Meaning Cyndy hadn’t agreed. “Lay it on me.”

“Well, I was prepping for dinner when Dani showed up with an older gentleman she said was Kaya’s grandfather,” she started.

Will was at her inn? The grandfather who’d literally walked away from the reservation and appeared at Kaya’s house back when Dani needed help with her Liam situation? “Why?”

And why was Dani with him instead of Kaya?

“The ghosts, dear.” Ava sounded utterly unfazed, as if she were still discussing her evening menu. “She says he’s got a talent for talking to them. Unfortunately, a few of the guests heard her mention what he was planning and decided to join him in the attic.”

“What?” She was losing her mind. First pornographic delusions of shifters, and now this? “Who is in the attic? Don’t answer that, I already know. How did Mr. Olyphant even get up there without stairs? I know he didn’t use the ladder from the shed.”

“That last part was going to be your surprise, Bailey. Alwin—you know him. He’s got a thing for my roast beef, so I told him about our missing ladder problem and he got right on it. It was installed before Dani arrived.”

“The cooking carpenter, Alwin?” He’d worked at the resort with Jace and Liam before starting his own carpentry business this year. At least she remembered that. It was a good sign that some part of her brain was still working. “He installed a new ladder in the attic?”

“That’s right,” Ava said cheerfully. “It’s very sturdy, and it even has a handrail. I was impressed. And he says there’s no charge as long as he’s invited over for dinner every once in a while.”

Bailey dug her throbbing forehead deeper into the wheel. “He’s got an open invitation.” She was still going to pay him. He was a good guy, but that wasn’t up for negotiation. “So, we have a ladder and two old men in our attic as we speak?”

“Oh, they aren’t alone. Ms. Littleton went up there with them.”

Son of a… “I’m on my way.”

“Was I right to call you about this?” She sounded uncertain for the first time since Bailey picked up the phone.
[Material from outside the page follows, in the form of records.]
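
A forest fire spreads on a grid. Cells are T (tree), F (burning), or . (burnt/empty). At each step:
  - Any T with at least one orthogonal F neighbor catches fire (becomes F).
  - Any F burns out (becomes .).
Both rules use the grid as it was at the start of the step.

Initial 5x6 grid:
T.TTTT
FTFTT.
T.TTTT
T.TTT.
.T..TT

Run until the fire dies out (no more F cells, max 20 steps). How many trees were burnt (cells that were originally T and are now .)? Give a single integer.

Answer: 19

Derivation:
Step 1: +6 fires, +2 burnt (F count now 6)
Step 2: +5 fires, +6 burnt (F count now 5)
Step 3: +3 fires, +5 burnt (F count now 3)
Step 4: +3 fires, +3 burnt (F count now 3)
Step 5: +1 fires, +3 burnt (F count now 1)
Step 6: +1 fires, +1 burnt (F count now 1)
Step 7: +0 fires, +1 burnt (F count now 0)
Fire out after step 7
Initially T: 20, now '.': 29
Total burnt (originally-T cells now '.'): 19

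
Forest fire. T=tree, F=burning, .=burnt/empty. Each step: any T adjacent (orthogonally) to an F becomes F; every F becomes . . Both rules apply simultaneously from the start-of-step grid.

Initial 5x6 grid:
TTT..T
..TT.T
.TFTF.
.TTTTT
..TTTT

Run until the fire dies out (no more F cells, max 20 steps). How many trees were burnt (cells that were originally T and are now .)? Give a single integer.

Step 1: +5 fires, +2 burnt (F count now 5)
Step 2: +7 fires, +5 burnt (F count now 7)
Step 3: +3 fires, +7 burnt (F count now 3)
Step 4: +1 fires, +3 burnt (F count now 1)
Step 5: +0 fires, +1 burnt (F count now 0)
Fire out after step 5
Initially T: 18, now '.': 28
Total burnt (originally-T cells now '.'): 16

Answer: 16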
“You did exactly the right thing, Ava.” Bailey shook her head, turning the car around and heading back down the hill. “Please tell Cyndy to go home now and we’ll discuss the dangers of allowing senior citizens to wander through hundred-year-old attics another day. When I’m not having a heart attack.”

“I’m on it. And don’t worry. I’m keeping an eye on them while Dani goes to get help in case one of them falls.”

Which she wouldn’t have had to do if she hadn’t brought the old man over in the first place. “I’ll be there in a minute.”

Bailey hung up and grimly navigated the curving road despite her swollen, bloodshot eyes. Her guests were in physical danger on her watch. That was more important than mental breakdowns and emotional angst. That was all she needed to focus on. One problem at a time.

Ghosts and spiders and shifters. So many things she would have sworn were fiction a few days ago were real, and Cam’s emotions and Davide’s were mingling and merging with her own, confusing the hell out of her. It was too much. Her head felt like it was exploding. Her heart was breaking. She was—

Running through the desert on four legs. Fast. Strong. With Davide beside me.

We have to get to her. Have to stop her. Mate.

“What the fuck?” She gripped the steering wheel for dear life and shook her head as if clearing cobwebs, frantic to dismiss the images. She couldn’t run on four legs and drive at the same time. What the hell were they doing to her?

Almost there. Stop, Bailey. Pull over. Now.

She slammed on her brakes as a wolf came out of the brush. And it was a wolf, not a stray dog or a bear, even if it was the size of one. There were houses right behind her and a crowded town mere blocks away, but she’d managed to stop on this isolated curve of the hill just in time to witness his arrival.